Raise a cold one, Ohio!
We get a lot of mileage out of poking and prodding the scolds, meddlers and nannies in government who think they know what people should want and whether they should get it. Today, though, it’s a rare opportunity to cheer a victory for consumer choice and free markets in Ohio, where a bill to scrap decades-old regulations on beer sales has landed on Gov. John Kasich’s desk.
The state House voted 88-9 this week to remove Ohio’s prohibition on beer with more than 12 percent alcohol by volume (ABV), freeing craft brewers to sell a wider range of products to Ohioans.

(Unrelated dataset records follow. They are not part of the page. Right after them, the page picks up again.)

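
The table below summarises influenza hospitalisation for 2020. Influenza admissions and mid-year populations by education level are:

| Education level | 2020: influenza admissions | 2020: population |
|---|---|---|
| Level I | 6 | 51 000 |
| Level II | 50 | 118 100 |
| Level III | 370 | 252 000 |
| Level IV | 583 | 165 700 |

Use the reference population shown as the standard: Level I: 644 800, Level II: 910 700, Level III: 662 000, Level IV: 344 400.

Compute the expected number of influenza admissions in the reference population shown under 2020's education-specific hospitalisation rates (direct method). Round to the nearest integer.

2645

Education-specific rates per 100 000 for 2020: 11.76, 42.34, 146.83, 351.84.
Expected influenza admissions = Σ (standard pop × education-specific rate ÷ 100 000)
= 644 800×11.76/100 000 + 910 700×42.34/100 000 + 662 000×146.83/100 000 + 344 400×351.84/100 000
= 75.86 + 385.56 + 971.98 + 1211.74 = 2645.15.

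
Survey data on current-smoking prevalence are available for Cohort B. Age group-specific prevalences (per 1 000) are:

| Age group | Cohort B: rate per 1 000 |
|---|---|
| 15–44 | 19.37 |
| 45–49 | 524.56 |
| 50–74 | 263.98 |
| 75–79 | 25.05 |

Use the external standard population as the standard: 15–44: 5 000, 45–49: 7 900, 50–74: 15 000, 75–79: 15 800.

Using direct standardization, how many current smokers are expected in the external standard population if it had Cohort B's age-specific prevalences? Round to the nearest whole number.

8596

Expected current smokers = Σ (standard pop × age-specific rate ÷ 1 000)
= 5 000×19.37/1 000 + 7 900×524.56/1 000 + 15 000×263.98/1 000 + 15 800×25.05/1 000
= 96.85 + 4144.02 + 3959.70 + 395.79 = 8596.36.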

The so-called ABV cap was set at 6 percent after the repeal of federal prohibition in 1933. For decades, it didn’t really matter, because the beer market mostly consisted of watery regional brews and a few big national brands with tame levels of alcohol.
In recent years, though, the nation has seen an explosion of craft beers – with bolder use of hops, deeper malts and higher levels of alcohol. Except in places like Ohio, where those beers have been off-limits.
In 2002, the state raised the cap to 12 percent. This time around, they removed it entirely.
“That is where a lot of the innovation and creativity comes from, with the high-ABV stuff,” Jason Davis, a vice president for BrewDog craft brewery told the Columbus Dispatch.
Davis had a direct interest in the outcome of the vote. BrewDog, a Scottish craft brewer, is building a $30 million brewery and distribution center in Columbus. Some of the brewery’s most popular beers are high alcohol content, like the Tokyo imperial stout, which boasts an ABV of more than 18 percent.
Following last week’s unanimous approval by the state Senate, Senate President Keith Faber, R-Celina, said the limitation was “archaic and unnecessary” because the state doesn’t have limitations on other forms of alcohol.
The lawmakers who sponsored the bill framed the change as a jobs issue, arguing it will make Ohio more attractive to craft breweries – an industry that grew by 13 percent last year and has been booming across the entire country for the past decade.
But not everyone is cheering the change – there’s always someone who thinks the government should be in charge of consumers’ decisions, and Cleveland.com found him.
“There’s all kinds of spirits out there. I’ve never tasted high-alcohol beer; I like beer. I want three, four — not just one,” Dan Gates told the website. “In the alcohol world, we have plenty of alcohol with high percentage. Can they make a beer that’s 100 percent alcohol? What is that — grain alcohol?”
First of all: it’s impossible to make beer that’s 100 percent alcohol. That would, as Gates suggests, be grain alcohol, which isn’t beer – and also is legal in Ohio already because the state doesn’t regulate the alcohol content of spirits.
It might be hard to believe, but Gates is the former head of Ohio Brew Week, an annual celebration of beer in Athens.
Gates might want to have three or four beers at a time, and wisely chooses to consume lower-ABV beers when he does that. Does that mean all Ohioans should have to do what he does?
Thankfully that’s no longer the case.
The change won’t be official until 90 days after Kasich signs the bill, which means the stronger beers probably won’t be available in time for July’s Republican National Convention in Cleveland, where delegates who aren’t backing Donald Trump might wish they had access to stiffer drinks.